Fitzpatrick however was far from the only problem on the Jets. Of course you can look at the injuries. Eric Decker only played in three games, Matt Forte was in and out of the lineup, Brandon Marshall injured throughout the year, and Nick Mangold only playing in eight games. You can look at age with Darelle Revis looking like his best days are behind him. You can look at the behavior of some of the team’s best players, such as Sheldon Richardson’s now infamous snapchat video. You can even look at a head coach that focuses too much on a defense that wasn’t even that good. However, with all of the injuries, the dysfunction, and lack of, at some parts in the season, effort, the Jets still managed to win 5 games. With two of these wins coming after they were already eliminated from playoff contention.
However, winning those two games is part of the New York Jets’ problem. To be good in the NFL, in most cases, unless you are the New England Patriots or Green Bay Packers, you have to be bad first. You need to lose games, get and make smart draft picks, and slowly build a culture of winning. Some teams like the Browns or the Jaguars have a hard time of leaving the bad phase, some teams like the Seahawks draft well and build a winner, and then you have some teams like the Jets, who always seem to be mediocre, with a record of 7-9, 9-7, or 10-6. The Jets have not won a division title since 2002. However, in those 15 years the Jets have only had six top 10 picks, three of which were top 5 draft picks, one of which they traded up for, and none being higher than the No. 4 overall pick.
In a major market such as New York the Jets have not found the ability to lose games, or to have losing seasons in order to receive high draft picks and succeed. In 2014 the Jets were 2-11 with three weeks to go. The 2015 NFL draft would consist of two of the biggest quarterback prospects to come out of college in a while in Jameis Winston and Marcus Mariota. All the Jets had to do was lose its last three games and they would have something that most people consider they haven’t had since Joe Namath, a franchise quarterback. As history will tell, the Jets won two of their last three and missed out on both quarterbacks, who at this point have both been somewhat successful in the NFL. The Jets ended up with the sixth overall pick and selected another defensive end to a team that had loads of talent at that position.

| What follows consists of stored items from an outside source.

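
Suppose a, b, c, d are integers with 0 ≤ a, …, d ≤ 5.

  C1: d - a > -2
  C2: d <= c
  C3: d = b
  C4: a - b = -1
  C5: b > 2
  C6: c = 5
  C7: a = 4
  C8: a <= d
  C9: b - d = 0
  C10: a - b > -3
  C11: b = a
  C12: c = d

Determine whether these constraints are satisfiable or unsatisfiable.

Constraint 6 fixes c = 5 and constraint 7 fixes a = 4. Constraints 3, 11, and 12 give c = d = b = a, so c = a. But 5 ≠ 4 — contradiction.

Unsatisfiable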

With four games left in the 2016 season the Jets again found themselves in a similar situation. 3-9, with a chance to secure a top five pick. Instead they finished up the season 2-2, to end with a record of 5-11 and the sixth overall pick. The Jets again find themselves in that grey area of not being good and not being terrible. They are average and in the National Football League average is the worst thing to be. The Jets will again make an underwhelming draft pick in the first round. FInish next season and start this cycle all over again. In order for the Jets to break out of this cycle, they need to be bad, lose some games, be the team that ends the season an unwatchable 2-14. The Jets ownership needs to understand that staying on a sinking ship will get them nowhere. They need to let the ship sink, so they can collect the insurance money and buy a brand new one. Once they figure that out and have a rough couple of seasons, as long as they aren’t the Cleveland Browns, they should find some success.